Youtube Italia: come gestirlo da trampolino di lancio per una professione

Youtube

Youtube. Croce e delizia per ogni appassionato di social. Alzi la mano chi non si è mai posto almeno una di queste domande: apro il mio canale sì o no? E se sì, con quali contenuti posso farlo navigare nelle acque più o meno sicure del web? Ma soprattutto come viene considerato, chi sono gli utenti e quali argomenti si trattano principalmente su Youtube? Questo e molto altro sarà trattato per voi in questo post.

Prima di tutto chiariamo una cosa: il quadro attuale.
A dieci anni dal suo lancio, Youtube, oggi si ritrova ad essere la piattaforma più diffusa per la condivisione e visualizzazione in rete di video. Come saprete il suo proprietario è Google e non a caso Youtube compare come secondo sito web più visitato al mondo.

Secondo una mia analisi, almeno su Youtube Italia perché in Usa i meccanismi cambiano e sono anni luce più avanti di noi, ci troviamo di fronte ad un buon numero di canali aperti da una utenza con fascia d’età giovane (15 -29 anni) per un target altrettanto giovane. Questa è un’informazione molto importante che permette di comprendere perché ancora non ha avuto così tanto successo da noi al pari del mezzo televisivo e come si trova su un livello diverso rispetto alla tv.

Le tematiche trattate su questi canali variano dal make up al cibo, dalla vita quotidiana (con il termine tecnico di vlog) fino al divertimento. C’è chi gestisce il canale come un palinsesto televisivo per fidelizzare gli spettatori – con contenuti studiati e cadenze prestabilite – e chi invece condivide quando può.

Tra i casi di successo secondo criteri di visualizzazioni, numero di iscritti e sbocchi professionali (cioè passaggio dal web alla tv o dal web al cinema) troviamo tutti quei canali studiati in ogni minimo dettaglio dove però la tematica trattata è quasi sempre la stessa: il divertimento. Del resto chi si avvicina al web a livello generale cerca questo, no?!

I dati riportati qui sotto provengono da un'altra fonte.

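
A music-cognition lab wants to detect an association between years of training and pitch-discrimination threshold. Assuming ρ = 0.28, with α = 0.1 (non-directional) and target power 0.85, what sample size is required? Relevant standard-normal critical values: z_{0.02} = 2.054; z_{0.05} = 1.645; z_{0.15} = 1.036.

Fisher's z: C = ½·ln((1+r)/(1−r)) = ½·ln(1.7778) = 0.2877.
n = ((z_{α/2} + z_β)/C)² + 3.
(1.645 + 1.036) / 0.2877 = 2.681 / 0.2877 = 9.319.
n = 9.319² + 3 = 86.84 + 3 = 89.8.
Round up.

n = 90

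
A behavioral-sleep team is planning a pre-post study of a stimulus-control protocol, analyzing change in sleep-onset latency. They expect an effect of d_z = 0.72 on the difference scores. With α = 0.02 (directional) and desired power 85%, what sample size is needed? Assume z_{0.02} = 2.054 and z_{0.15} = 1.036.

n = 19 pairs

For a paired (one-sample on differences) test: n = ((z_{α} + z_β) / d)².
z_{α} + z_β = 2.054 + 1.036 = 3.090.
n = (3.090 / 0.72)² = 4.292² = 18.42.
Round up.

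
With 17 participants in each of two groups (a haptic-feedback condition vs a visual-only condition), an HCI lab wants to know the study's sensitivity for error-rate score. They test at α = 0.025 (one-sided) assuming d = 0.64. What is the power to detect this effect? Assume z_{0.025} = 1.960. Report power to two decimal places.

For two equal groups, power = Φ(d·√(n/2) − z_{α}).
d·√(n/2) = 0.64 × √(17/2) = 0.64 × 2.915 = 1.866.
z_β = 1.866 − 1.960 = -0.094.
Power = Φ(-0.094) = 0.463.

power ≈ 0.46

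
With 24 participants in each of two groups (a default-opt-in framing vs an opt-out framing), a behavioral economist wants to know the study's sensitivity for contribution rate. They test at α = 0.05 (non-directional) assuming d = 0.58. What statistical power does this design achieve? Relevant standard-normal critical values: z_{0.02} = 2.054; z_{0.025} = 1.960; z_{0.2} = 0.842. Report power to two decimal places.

For two equal groups, power = Φ(d·√(n/2) − z_{α/2}).
d·√(n/2) = 0.58 × √(24/2) = 0.58 × 3.464 = 2.009.
z_β = 2.009 − 1.960 = 0.049.
Power = Φ(0.049) = 0.520.

power ≈ 0.52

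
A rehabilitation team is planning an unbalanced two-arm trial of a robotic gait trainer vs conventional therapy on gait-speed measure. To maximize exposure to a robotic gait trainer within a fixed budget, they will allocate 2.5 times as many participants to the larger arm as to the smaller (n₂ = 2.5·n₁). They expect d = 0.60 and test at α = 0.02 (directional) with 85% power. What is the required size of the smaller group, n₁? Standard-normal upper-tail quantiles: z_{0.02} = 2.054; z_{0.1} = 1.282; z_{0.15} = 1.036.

n₁ = 38

With allocation ratio k = n₂/n₁ = 2.5, Var(x̄₁−x̄₂) = σ²(1/n₁ + 1/(k·n₁)) = σ²·(k+1)/(k·n₁).
So n₁ = (1 + 1/k)·((z_{α} + z_β)/d)² = 1.400 × (3.090/0.60)².
n₁ = 1.400 × 26.52 = 37.1.
Round up: n₁ = 38, giving n₂ = 2.5 × 38 = 95.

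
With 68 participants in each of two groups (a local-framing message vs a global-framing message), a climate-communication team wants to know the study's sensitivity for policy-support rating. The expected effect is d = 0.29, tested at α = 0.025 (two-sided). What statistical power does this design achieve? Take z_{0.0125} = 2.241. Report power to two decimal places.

power ≈ 0.29

For two equal groups, power = Φ(d·√(n/2) − z_{α/2}).
d·√(n/2) = 0.29 × √(68/2) = 0.29 × 5.831 = 1.691.
z_β = 1.691 − 2.241 = -0.550.
Power = Φ(-0.550) = 0.291.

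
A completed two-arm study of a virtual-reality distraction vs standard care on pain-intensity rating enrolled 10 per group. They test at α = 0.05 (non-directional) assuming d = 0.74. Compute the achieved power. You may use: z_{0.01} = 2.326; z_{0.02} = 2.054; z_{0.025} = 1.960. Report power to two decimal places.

power ≈ 0.38

For two equal groups, power = Φ(d·√(n/2) − z_{α/2}).
d·√(n/2) = 0.74 × √(10/2) = 0.74 × 2.236 = 1.655.
z_β = 1.655 − 1.960 = -0.305.
Power = Φ(-0.305) = 0.380.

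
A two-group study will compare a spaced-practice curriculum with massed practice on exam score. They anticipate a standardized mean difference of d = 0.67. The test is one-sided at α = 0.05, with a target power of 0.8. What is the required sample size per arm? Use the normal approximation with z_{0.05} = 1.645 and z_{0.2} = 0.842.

n = 28 per group

For two independent groups with equal n: n = 2·((z_{α} + z_β) / d)².
z_{α} + z_β = 1.645 + 0.842 = 2.487.
n = 2 × (2.487 / 0.67)² = 2 × 3.712² = 2 × 13.78 = 27.6.
Round up to the next whole participant.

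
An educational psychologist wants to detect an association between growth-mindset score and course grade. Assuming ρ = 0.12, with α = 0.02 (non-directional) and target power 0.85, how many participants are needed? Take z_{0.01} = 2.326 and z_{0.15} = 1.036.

Fisher's z: C = ½·ln((1+r)/(1−r)) = ½·ln(1.2727) = 0.1206.
n = ((z_{α/2} + z_β)/C)² + 3.
(2.326 + 1.036) / 0.1206 = 3.362 / 0.1206 = 27.877.
n = 27.877² + 3 = 777.14 + 3 = 780.1.
Round up.

n = 781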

Ora arriviamo al punto: aprire un canale Youtube sì o no?
Assolutamente sì! Però c’è da fare una distinzione dall’inizio. Se cercate visualizzazioni e un discreto successo non potete considerarlo come un contenitore da riempire ogni tanto.
Bisogna invece pianificare tutto dall’inizio: il nome, la tematica, quali video caricare, il target e via dicendo. Bisogna avere degli appuntamenti fissi e comunicarli al pubblico. Il pubblico per Youtube è molto importante perché oltre a determinare il successo di un canale rispetto ad un altro, interagisce in maniera attiva con l’autore; ad esempio in tv questo non accade (se non con l’ausilio dei social).
Solo con un piano editoriale stabilito si può avere successo. I casi in rete hanno dimostrato questo!

Quali contenuti trattare?
Potrei consigliarvi di puntare al divertimento, ma non è detto. Su Youtube oramai è una tematica satura. Prendete in considerazione il fatto che i principali spettatori su Youtube ad oggi sono gli adolescenti che nella televisione, nazionale e locale, non riescono a trovare programmi di loro gradimento. Canali tv meditate su questo!!! Per loro Youtube rappresenta l’on demand per eccellenza, l’isola felice su cui sostare.
Da questo punto di partenza scegliete se cavalcare l’onda oppure differenziarsi. Io opterei per il controcorrente, ma perché sono fatta così.

Dal mio punto di vista, cioè di una giornalista che vuole fare tv, considerando il fatto che entrare in televisione, anche in quelle locali, è molto difficile Youtube rappresenta un trampolino di lancio. Ma le regole suddette non cambiano! Pianificazione, sacrificio e impegno rimangono alla base di tutto. Sarà forse un indizio per una nuova avventura? Chi lo sa?!

Se vi fa piacere segnalatemi pure i vostri canali Youtube nei commenti e fatemi sapere cosa ne pensate in merito al contributo.